Tag Archives: RLO

Sanger Sequencing Data – pCR2.1/Clam RLO clones

Received data from yesterday’s sequencing submission for GENEWIZ order: 10-291940235.  Clones from each of the three groups (16s, EHR, EUB) were sequenced (see below).

Raw sequencing data (.ab1) files were stored on: backupordie/Sequencing Data/Sanger/10-291940235_ab1.zip

  1. SW01 16s_C2_01-M13F(-21)
  2. SW02 16s_C2_02-M13R
  3. SW03 16s_C3_01-M13F(-21)
  4. SW04 16s_C3_02-M13R
  5. SW05 EHR_C2_01-M13F(-21)
  6. SW06 EHR_C2_02-M13R
  7. SW07 EHR_C3_01-M13F(-21)
  8. SW08 EHR_C3_02-M13R
  9. SW09 EUB_C2_01-M13F(-21)
  10. SW10 EUB_C2_02-M13R
  11. SW11 EUB_C3_01-M13F(-21)
  12. SW12 EUB_C3_02-M13R

qPCR – Withering Syndrome cDNA Tests

The qPCR on withering syndrome water filter cDNA that I ran earlier today didn’t amplify in any samples, and I neglected to run a positive control primer set on the cDNA to verify that the reverse transcription was successful.

Ran a qPCR using universal 16s primers, EUB A/B.

Additionally, I ran qPCRs using the WSN1 primers on cDNA from black abalone digestive gland (Dg), in case the RNA from the water filters doesn’t actually contain any viable rickettsia-like organisms (RLO).

cDNA templates used:

  • 08:3-7 (from 20090422)
  • 08:3-14 (from 20090422)
  • Day 0-1 (from 20150317)
  • Day 3-1 (from 20150317)
  • Day 7-1 (from 20150317)
  • Day 11-1 (from 20150317)

Note: The black abalone cDNA was made using oligo dT primers, so it’s unlikely to contain many prokaryotic targets.

Withering syndrome positive control:

EUB positive control:

Master mix calcs are here: 20150319 – qPCR WS cDNA test

All samples were run in duplicate. See qPCR Report (see Results) for plate layout, cycling params, etc.

qPCR Report (PDF): Sam_2015-03-19 14-29-09_CC009827.pdf
qPCR Data File (CFX96): Sam_2015-03-19 14-29-09_CC009827.pcrd

WSN1 primers:

There is amplification in the abalone cDNA. This tells us that the withering syndrome qPCR assay will work for detection of cDNA.

No amplification from the water filter cDNA. It suggests that there’s no detectable cDNA in the withering syndrome water filter cDNA .

EUB primers:

There is no amplification in any of the cDNA samples. However, one abalone cDNA produced amplification with the EUB primers, but with an extremely late Cq (Cq = 39) and in only one of the two replicates.

These data suggest that the RNA isolation was unsuccessful. Either the RNA quality is too degraded (we know that the OD 260/280 values are very poor) or there just isn’t sufficient RNA present in the samples to allow us to detect it.


PCR – Ireland Clam RLO DNA S/6/14 #19 (from 20150130)

After previously confirming that the issue with previous PCRs was due to bad reagents, I re-ran the PCR on the clam RLO DNA isolated 20150130 using a set of universal 16s primers, as well as a universal 18s primer set to serve as a positive control that amplifiable DNA was present in the sample.

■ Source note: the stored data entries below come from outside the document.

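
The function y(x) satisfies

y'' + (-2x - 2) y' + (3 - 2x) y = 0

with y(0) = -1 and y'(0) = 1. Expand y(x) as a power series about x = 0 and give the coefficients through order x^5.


Ansatz: y(x) = sum_{n>=0} a_n x^n, so y'(x) = sum_{n>=1} n a_n x^(n-1) and y''(x) = sum_{n>=2} n(n-1) a_n x^(n-2).
Substitute into P(x) y'' + Q(x) y' + R(x) y = 0 with P(x) = 1, Q(x) = -2x - 2, R(x) = 3 - 2x, and match powers of x.
Initial conditions: a_0 = -1, a_1 = 1.
Setting the coefficient of each power of x to zero and solving order by order (substituting the coefficients already found):
  x^0: 2 a_2 - 2 a_1 + 3 a_0 = 0  ->  2 a_2 = 2 a_1 - 3 a_0 = 5  ->  a_2 = 5/2
  x^1: 6 a_3 - 4 a_2 + a_1 - 2 a_0 = 0  ->  6 a_3 = 4 a_2 - a_1 + 2 a_0 = 7  ->  a_3 = 7/6
  x^2: 12 a_4 - 6 a_3 - a_2 - 2 a_1 = 0  ->  12 a_4 = 6 a_3 + a_2 + 2 a_1 = 23/2  ->  a_4 = 23/24
  x^3: 20 a_5 - 8 a_4 - 3 a_3 - 2 a_2 = 0  ->  20 a_5 = 8 a_4 + 3 a_3 + 2 a_2 = 97/6  ->  a_5 = 97/120
Truncated series: y(x) = -1 + x + (5/2) x^2 + (7/6) x^3 + (23/24) x^4 + (97/120) x^5 + O(x^6).

a_0 = -1; a_1 = 1; a_2 = 5/2; a_3 = 7/6; a_4 = 23/24; a_5 = 97/120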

Master mix calcs are here: 20150219 – cPCR Universal Primers Apex Red MM

Primers being used are:

  • 16s/23s-F/R
  • 27F, 1492R
  • EHR16D, EHR16R (universal ehrlichia)
  • EUB-A/B
  • 18s EUK 581 F, 18s EUK 1134 R

Cycling params were:
1 cycle of:

  • 95C – 10mins

40 cycles of:

  • 95C – 15s
  • 50C – 15s
  • 72C – 1mins

Samples were run on 1.0% agarose, low TAE gel stained w/EtBr.


Ladder used was O’GenRuler 100bp DNA Ladder (Thermo-Fisher).

No sample was loaded directly next to ladder to facilitate excision, if necessary.

Each sample was accompanied by a no template control (NTC).

The ehrlichia universal primers (EHR) and the universal 18s (18s) primers are the only two primer sets that do not have contamination present in the NTCs.

Excised the EHR band and purified with Ultrafree-DA columns (Millipore). Purified DNA was stored @ -20C and will be used for cloning/sequencing next week.

Have already ordered additional primer sets of those above that are contaminated. Will re-run the PCR with those new, sterile primer sets when they arrive to obtain a larger product (the EHR amplicon is only ~350bp).